Neuromuscular Blocking Agents
- Succinylcholine, Rocuronium & Vecuronium
- Large quaternary ammonium compounds, poor lipid solubility, and poor oral bioavailability make these drugs safe to be administered to breast feeding mothers.
Opioids
- Fentanyl, Hydromorphone & Morphine (IV)
- All secreted into breast milk in small amounts. For typical doses used during a surgical procedure, and in the PACU, it is generally safe for mothers to return to breastfeeding as soon as feasible. With exceptionally large, or repeated doses (high PCA doses), neonatal depression has been observed and a particular waiting period before resuming breast feeding should be considered based on the clinical scenario.
- Remifentanil
- Due to an ultra-short half-life, rapid metabolism by plasma cholinesterase, and high protein binding, it is considered safe for breastfeeding mothers although limited data exists.
Benzodiazepines
- Midazolam (Versed)
- Midazolam and its active metabolite hydroxymidazolam have a low milk/plasma ratio, low oral bioavailability, and short duration of action. A breast milk sample study showed that only 0.004% of Midazolam was secreted into breast milk over a 24-hour period. Furthermore, no adverse drug effects have been observed, although high or repeated clinical doses might be expected to exert a possible clinical effect on the newborn.
- Diazepam (Valium)
- Should be avoided if possible. See below
- Lorazepam (Ativan)
- Has a shorter half-life and no active metabolite when compared to
Diazepam.
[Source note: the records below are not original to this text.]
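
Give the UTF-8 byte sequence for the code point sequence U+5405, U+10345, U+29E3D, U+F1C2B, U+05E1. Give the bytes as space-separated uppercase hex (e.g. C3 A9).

E5 90 85 F0 90 8D 85 F0 A9 B8 BD F3 B1 B0 AB D7 A1

U+5405: 3-byte form → E5 90 85.
U+10345: 4-byte form → F0 90 8D 85.
U+29E3D: 4-byte form → F0 A9 B8 BD.
U+F1C2B: 4-byte form → F3 B1 B0 AB.
U+05E1: 2-byte form → D7 A1.
Concatenated (17 bytes): E5 90 85 F0 90 8D 85 F0 A9 B8 BD F3 B1 B0 AB D7 A1.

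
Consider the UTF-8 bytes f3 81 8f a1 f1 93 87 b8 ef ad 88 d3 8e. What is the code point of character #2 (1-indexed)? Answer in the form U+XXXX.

U+531F8

Offset 0: leading byte 0xF3 = 11110011 → 4-byte char #1 = F3 81 8F A1.
Offset 4: leading byte 0xF1 = 11110001 → 4-byte char #2 = F1 93 87 B8.
Leading byte 0xF1 = 11110001 matches 11110xxx → 4-byte sequence.
Byte 1: 0xF1 = 11110001, payload 001 (3 bits).
Byte 2: 0x93 = 10010011 (10xxxxxx ✓), payload 010011.
Byte 3: 0x87 = 10000111 (10xxxxxx ✓), payload 000111.
Byte 4: 0xB8 = 10111000 (10xxxxxx ✓), payload 111000.
Concatenate: 001010011000111111000 = 0x531F8 (21 bits → U+531F8).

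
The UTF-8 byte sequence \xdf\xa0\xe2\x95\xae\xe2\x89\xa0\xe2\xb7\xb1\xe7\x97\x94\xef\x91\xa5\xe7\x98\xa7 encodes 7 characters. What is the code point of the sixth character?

U+F465

Offset 0: leading byte 0xDF = 11011111 → 2-byte char #1 = DF A0.
Offset 2: leading byte 0xE2 = 11100010 → 3-byte char #2 = E2 95 AE.
Offset 5: leading byte 0xE2 = 11100010 → 3-byte char #3 = E2 89 A0.
Offset 8: leading byte 0xE2 = 11100010 → 3-byte char #4 = E2 B7 B1.
Offset 11: leading byte 0xE7 = 11100111 → 3-byte char #5 = E7 97 94.
Offset 14: leading byte 0xEF = 11101111 → 3-byte char #6 = EF 91 A5.
Leading byte 0xEF = 11101111 matches 1110xxxx → 3-byte sequence.
Byte 1: 0xEF = 11101111, payload 1111 (4 bits).
Byte 2: 0x91 = 10010001 (10xxxxxx ✓), payload 010001.
Byte 3: 0xA5 = 10100101 (10xxxxxx ✓), payload 100101.
Concatenate: 1111010001100101 = 0xF465 (16 bits → U+F465).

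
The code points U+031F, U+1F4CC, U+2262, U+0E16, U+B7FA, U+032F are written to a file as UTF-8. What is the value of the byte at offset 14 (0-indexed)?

0xBA

U+031F → 2-byte form CC 9F at offsets 0–1.
U+1F4CC → 4-byte form F0 9F 93 8C at offsets 2–5.
U+2262 → 3-byte form E2 89 A2 at offsets 6–8.
U+0E16 → 3-byte form E0 B8 96 at offsets 9–11.
U+B7FA → 3-byte form EB 9F BA at offsets 12–14.
Offset 14 falls in char 5's range; it's byte 3 of EB 9F BA = 0xBA.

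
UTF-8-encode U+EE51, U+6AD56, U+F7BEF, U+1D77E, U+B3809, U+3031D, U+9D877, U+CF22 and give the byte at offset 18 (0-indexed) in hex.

0x89

U+EE51 → 3-byte form EE B9 91 at offsets 0–2.
U+6AD56 → 4-byte form F1 AA B5 96 at offsets 3–6.
U+F7BEF → 4-byte form F3 B7 AF AF at offsets 7–10.
U+1D77E → 4-byte form F0 9D 9D BE at offsets 11–14.
U+B3809 → 4-byte form F2 B3 A0 89 at offsets 15–18.
Offset 18 falls in char 5's range; it's byte 4 of F2 B3 A0 89 = 0x89.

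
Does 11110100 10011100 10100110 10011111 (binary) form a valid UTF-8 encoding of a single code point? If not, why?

invalid (encodes a value above U+10FFFF)

Leading byte 0xF4 = 11110100 → 4-byte form.
Payload = 0x11C99F, which exceeds U+10FFFF, the maximum Unicode code point. (Leading bytes F5–FF, or F4 followed by ≥ 0x90, are invalid.)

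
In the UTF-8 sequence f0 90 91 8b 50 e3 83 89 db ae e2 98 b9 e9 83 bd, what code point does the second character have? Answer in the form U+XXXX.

Offset 0: leading byte 0xF0 = 11110000 → 4-byte char #1 = F0 90 91 8B.
Offset 4: leading byte 0x50 = 01010000 → 1-byte char #2 = 50.
Leading byte 0x50 = 01010000 matches 0xxxxxxx → 1-byte sequence.
Byte 1: 0x50 = 01010000, payload 1010000 (7 bits).
Concatenate: 1010000 = 0x50 (7 bits → U+0050).

U+0050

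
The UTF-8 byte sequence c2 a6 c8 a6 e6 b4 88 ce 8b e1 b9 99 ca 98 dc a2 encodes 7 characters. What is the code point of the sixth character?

U+0298

Offset 0: leading byte 0xC2 = 11000010 → 2-byte char #1 = C2 A6.
Offset 2: leading byte 0xC8 = 11001000 → 2-byte char #2 = C8 A6.
Offset 4: leading byte 0xE6 = 11100110 → 3-byte char #3 = E6 B4 88.
Offset 7: leading byte 0xCE = 11001110 → 2-byte char #4 = CE 8B.
Offset 9: leading byte 0xE1 = 11100001 → 3-byte char #5 = E1 B9 99.
Offset 12: leading byte 0xCA = 11001010 → 2-byte char #6 = CA 98.
Leading byte 0xCA = 11001010 matches 110xxxxx → 2-byte sequence.
Byte 1: 0xCA = 11001010, payload 01010 (5 bits).
Byte 2: 0x98 = 10011000 (10xxxxxx ✓), payload 011000.
Concatenate: 01010011000 = 0x298 (11 bits → U+0298).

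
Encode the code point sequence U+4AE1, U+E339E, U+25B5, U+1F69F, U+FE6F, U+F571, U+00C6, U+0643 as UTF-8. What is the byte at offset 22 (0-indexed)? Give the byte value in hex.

U+4AE1 → 3-byte form E4 AB A1 at offsets 0–2.
U+E339E → 4-byte form F3 A3 8E 9E at offsets 3–6.
U+25B5 → 3-byte form E2 96 B5 at offsets 7–9.
U+1F69F → 4-byte form F0 9F 9A 9F at offsets 10–13.
U+FE6F → 3-byte form EF B9 AF at offsets 14–16.
U+F571 → 3-byte form EF 95 B1 at offsets 17–19.
U+00C6 → 2-byte form C3 86 at offsets 20–21.
U+0643 → 2-byte form D9 83 at offsets 22–23.
Offset 22 falls in char 8's range; it's byte 1 of D9 83 = 0xD9.

0xD9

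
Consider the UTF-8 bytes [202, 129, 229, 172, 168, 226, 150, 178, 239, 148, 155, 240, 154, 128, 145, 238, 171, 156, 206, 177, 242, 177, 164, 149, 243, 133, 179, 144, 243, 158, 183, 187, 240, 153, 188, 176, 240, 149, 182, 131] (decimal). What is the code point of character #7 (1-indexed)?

Offset 0: leading byte 0xCA = 11001010 → 2-byte char #1 = CA 81.
Offset 2: leading byte 0xE5 = 11100101 → 3-byte char #2 = E5 AC A8.
Offset 5: leading byte 0xE2 = 11100010 → 3-byte char #3 = E2 96 B2.
Offset 8: leading byte 0xEF = 11101111 → 3-byte char #4 = EF 94 9B.
Offset 11: leading byte 0xF0 = 11110000 → 4-byte char #5 = F0 9A 80 91.
Offset 15: leading byte 0xEE = 11101110 → 3-byte char #6 = EE AB 9C.
Offset 18: leading byte 0xCE = 11001110 → 2-byte char #7 = CE B1.
Leading byte 0xCE = 11001110 matches 110xxxxx → 2-byte sequence.
Byte 1: 0xCE = 11001110, payload 01110 (5 bits).
Byte 2: 0xB1 = 10110001 (10xxxxxx ✓), payload 110001.
Concatenate: 01110110001 = 0x3B1 (11 bits → U+03B1).

U+03B1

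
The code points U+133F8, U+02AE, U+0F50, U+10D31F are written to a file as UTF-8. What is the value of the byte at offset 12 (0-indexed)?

U+133F8 → 4-byte form F0 93 8F B8 at offsets 0–3.
U+02AE → 2-byte form CA AE at offsets 4–5.
U+0F50 → 3-byte form E0 BD 90 at offsets 6–8.
U+10D31F → 4-byte form F4 8D 8C 9F at offsets 9–12.
Offset 12 falls in char 4's range; it's byte 4 of F4 8D 8C 9F = 0x9F.

0x9F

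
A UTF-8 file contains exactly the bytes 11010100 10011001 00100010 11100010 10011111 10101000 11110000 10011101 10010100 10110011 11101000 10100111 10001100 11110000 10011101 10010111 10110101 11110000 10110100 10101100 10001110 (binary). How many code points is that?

7

Byte at offset 0: 0xD4 = 11010100 → 2-byte char (#1). Advance 2.
Byte at offset 2: 0x22 = 00100010 → 1-byte char (#2). Advance 1.
Byte at offset 3: 0xE2 = 11100010 → 3-byte char (#3). Advance 3.
Byte at offset 6: 0xF0 = 11110000 → 4-byte char (#4). Advance 4.
Byte at offset 10: 0xE8 = 11101000 → 3-byte char (#5). Advance 3.
Byte at offset 13: 0xF0 = 11110000 → 4-byte char (#6). Advance 4.
Byte at offset 17: 0xF0 = 11110000 → 4-byte char (#7). Advance 4.
Reached end at offset 21 after 7 code points.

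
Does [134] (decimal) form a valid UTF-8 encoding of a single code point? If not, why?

Byte 0x86 = 10000110 has the form 10xxxxxx — a continuation byte — but there is no preceding leading byte.

invalid (continuation byte with no leading byte)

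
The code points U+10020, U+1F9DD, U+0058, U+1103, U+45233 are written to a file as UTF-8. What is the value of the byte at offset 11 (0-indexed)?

U+10020 → 4-byte form F0 90 80 A0 at offsets 0–3.
U+1F9DD → 4-byte form F0 9F A7 9D at offsets 4–7.
U+0058 → 1-byte form 58 at offsets 8–8.
U+1103 → 3-byte form E1 84 83 at offsets 9–11.
Offset 11 falls in char 4's range; it's byte 3 of E1 84 83 = 0x83.

0x83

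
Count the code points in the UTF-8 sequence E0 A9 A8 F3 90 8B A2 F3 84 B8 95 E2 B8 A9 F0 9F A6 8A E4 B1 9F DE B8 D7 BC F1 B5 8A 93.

Byte at offset 0: 0xE0 = 11100000 → 3-byte char (#1). Advance 3.
Byte at offset 3: 0xF3 = 11110011 → 4-byte char (#2). Advance 4.
Byte at offset 7: 0xF3 = 11110011 → 4-byte char (#3). Advance 4.
Byte at offset 11: 0xE2 = 11100010 → 3-byte char (#4). Advance 3.
Byte at offset 14: 0xF0 = 11110000 → 4-byte char (#5). Advance 4.
Byte at offset 18: 0xE4 = 11100100 → 3-byte char (#6). Advance 3.
Byte at offset 21: 0xDE = 11011110 → 2-byte char (#7). Advance 2.
Byte at offset 23: 0xD7 = 11010111 → 2-byte char (#8). Advance 2.
Byte at offset 25: 0xF1 = 11110001 → 4-byte char (#9). Advance 4.
Reached end at offset 29 after 9 code points.

9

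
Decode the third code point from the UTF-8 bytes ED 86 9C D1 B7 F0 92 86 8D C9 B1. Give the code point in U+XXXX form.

U+1218D

Offset 0: leading byte 0xED = 11101101 → 3-byte char #1 = ED 86 9C.
Offset 3: leading byte 0xD1 = 11010001 → 2-byte char #2 = D1 B7.
Offset 5: leading byte 0xF0 = 11110000 → 4-byte char #3 = F0 92 86 8D.
Leading byte 0xF0 = 11110000 matches 11110xxx → 4-byte sequence.
Byte 1: 0xF0 = 11110000, payload 000 (3 bits).
Byte 2: 0x92 = 10010010 (10xxxxxx ✓), payload 010010.
Byte 3: 0x86 = 10000110 (10xxxxxx ✓), payload 000110.
Byte 4: 0x8D = 10001101 (10xxxxxx ✓), payload 001101.
Concatenate: 000010010000110001101 = 0x1218D (21 bits → U+1218D).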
Preferred if a benzodiazepine, longer-acting than Midazolam, is needed.
- Has a shorter half-life and no active metabolite when compared to
Premature infants have a more permeable blood-brain barrier and impaired drug pharmokinetics. They are more likely to be affected by breast milk after maternally administered opioids and benzodiazepines. If premature infants receive breast milk from mothers who have received these types of medications, the infants must be observed for respiratory depression, apnea, cyanosis & bradycardia.
Reversal Agents
- Neostigmine and Pyridostigmine
- Safe because their concentration in breast milk is low, and GI absorption is minimal.
- Glycopyrrolate
- Not secreted into breast milk in significant concentrations
- Sugammadex (Bridion)
- Secreted into breast milk, but rodent data shows its probably safe
OTC meds
- Ibuprofen (Motrin) & Ketorolac (Toradol)
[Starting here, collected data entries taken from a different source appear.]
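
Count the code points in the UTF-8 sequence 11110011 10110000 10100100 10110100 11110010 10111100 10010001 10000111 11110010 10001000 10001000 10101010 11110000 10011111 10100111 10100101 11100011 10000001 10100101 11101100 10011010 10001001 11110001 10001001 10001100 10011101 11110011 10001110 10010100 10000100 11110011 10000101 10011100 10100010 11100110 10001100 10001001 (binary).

Byte at offset 0: 0xF3 = 11110011 → 4-byte char (#1). Advance 4.
Byte at offset 4: 0xF2 = 11110010 → 4-byte char (#2). Advance 4.
Byte at offset 8: 0xF2 = 11110010 → 4-byte char (#3). Advance 4.
Byte at offset 12: 0xF0 = 11110000 → 4-byte char (#4). Advance 4.
Byte at offset 16: 0xE3 = 11100011 → 3-byte char (#5). Advance 3.
Byte at offset 19: 0xEC = 11101100 → 3-byte char (#6). Advance 3.
Byte at offset 22: 0xF1 = 11110001 → 4-byte char (#7). Advance 4.
Byte at offset 26: 0xF3 = 11110011 → 4-byte char (#8). Advance 4.
Byte at offset 30: 0xF3 = 11110011 → 4-byte char (#9). Advance 4.
Byte at offset 34: 0xE6 = 11100110 → 3-byte char (#10). Advance 3.
Reached end at offset 37 after 10 code points.

10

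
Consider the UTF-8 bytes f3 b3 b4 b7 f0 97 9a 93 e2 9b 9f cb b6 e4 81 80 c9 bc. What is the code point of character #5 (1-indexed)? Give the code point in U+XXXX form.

U+4040

Offset 0: leading byte 0xF3 = 11110011 → 4-byte char #1 = F3 B3 B4 B7.
Offset 4: leading byte 0xF0 = 11110000 → 4-byte char #2 = F0 97 9A 93.
Offset 8: leading byte 0xE2 = 11100010 → 3-byte char #3 = E2 9B 9F.
Offset 11: leading byte 0xCB = 11001011 → 2-byte char #4 = CB B6.
Offset 13: leading byte 0xE4 = 11100100 → 3-byte char #5 = E4 81 80.
Leading byte 0xE4 = 11100100 matches 1110xxxx → 3-byte sequence.
Byte 1: 0xE4 = 11100100, payload 0100 (4 bits).
Byte 2: 0x81 = 10000001 (10xxxxxx ✓), payload 000001.
Byte 3: 0x80 = 10000000 (10xxxxxx ✓), payload 000000.
Concatenate: 0100000001000000 = 0x4040 (16 bits → U+4040).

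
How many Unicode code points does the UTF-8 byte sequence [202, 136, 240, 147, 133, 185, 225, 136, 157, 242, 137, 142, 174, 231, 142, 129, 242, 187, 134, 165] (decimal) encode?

Byte at offset 0: 0xCA = 11001010 → 2-byte char (#1). Advance 2.
Byte at offset 2: 0xF0 = 11110000 → 4-byte char (#2). Advance 4.
Byte at offset 6: 0xE1 = 11100001 → 3-byte char (#3). Advance 3.
Byte at offset 9: 0xF2 = 11110010 → 4-byte char (#4). Advance 4.
Byte at offset 13: 0xE7 = 11100111 → 3-byte char (#5). Advance 3.
Byte at offset 16: 0xF2 = 11110010 → 4-byte char (#6). Advance 4.
Reached end at offset 20 after 6 code points.

6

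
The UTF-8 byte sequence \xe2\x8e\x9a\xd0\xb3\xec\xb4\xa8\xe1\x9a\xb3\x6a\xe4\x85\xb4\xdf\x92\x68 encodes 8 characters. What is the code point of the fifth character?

Offset 0: leading byte 0xE2 = 11100010 → 3-byte char #1 = E2 8E 9A.
Offset 3: leading byte 0xD0 = 11010000 → 2-byte char #2 = D0 B3.
Offset 5: leading byte 0xEC = 11101100 → 3-byte char #3 = EC B4 A8.
Offset 8: leading byte 0xE1 = 11100001 → 3-byte char #4 = E1 9A B3.
Offset 11: leading byte 0x6A = 01101010 → 1-byte char #5 = 6A.
Leading byte 0x6A = 01101010 matches 0xxxxxxx → 1-byte sequence.
Byte 1: 0x6A = 01101010, payload 1101010 (7 bits).
Concatenate: 1101010 = 0x6A (7 bits → U+006A).

U+006A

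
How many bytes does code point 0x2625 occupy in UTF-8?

3

U+2625 = 0x2625. UTF-8 uses 1 byte below 0x80, 2 below 0x800, 3 below 0x10000, 4 up to 0x10FFFF. 0x2625 is in U+0800–U+FFFF → 3 bytes.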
- Based on the available literature, and the American Academy of Pediatricians, ibuprofen and ketorolac are safe to administer to breastfeeding women.
- Acetaminophen (Tylenol)
- The transfer of acetaminophen into breast milk is low and considered safe for lactating mothers
USE WITH CAUTION in Breastfeeding Women
- Meperidine (Demerol)
- Has prolonged half-life in the newborn due to accumulation of an active metabolite, normeperidine, in maternal plasma and ultimately in breast milk. Infants exposed to meperidine in breast milk have been shown to be less alert and more poorly oriented compared with those who were exposed to morphine.
- Codeine
- Due to its variable conversion to Morphine by CYP2D6, it is best avoided as neonatal depression has been observed in babies with CYP2D6 abnormalities
- Diazepam (Valium)
- Administration has been shown to cause a prolonged presence of active metabolites in the newborn, due to slow infant elimination of the drug.
- Infants exposed to diazepam should be observed for sedation.
- Atropine
- can cause anticholinergic effects in the infant.
- Glycopyrrolate (as an alternative to atropine)
- does not cross into breast milk in any significant amount.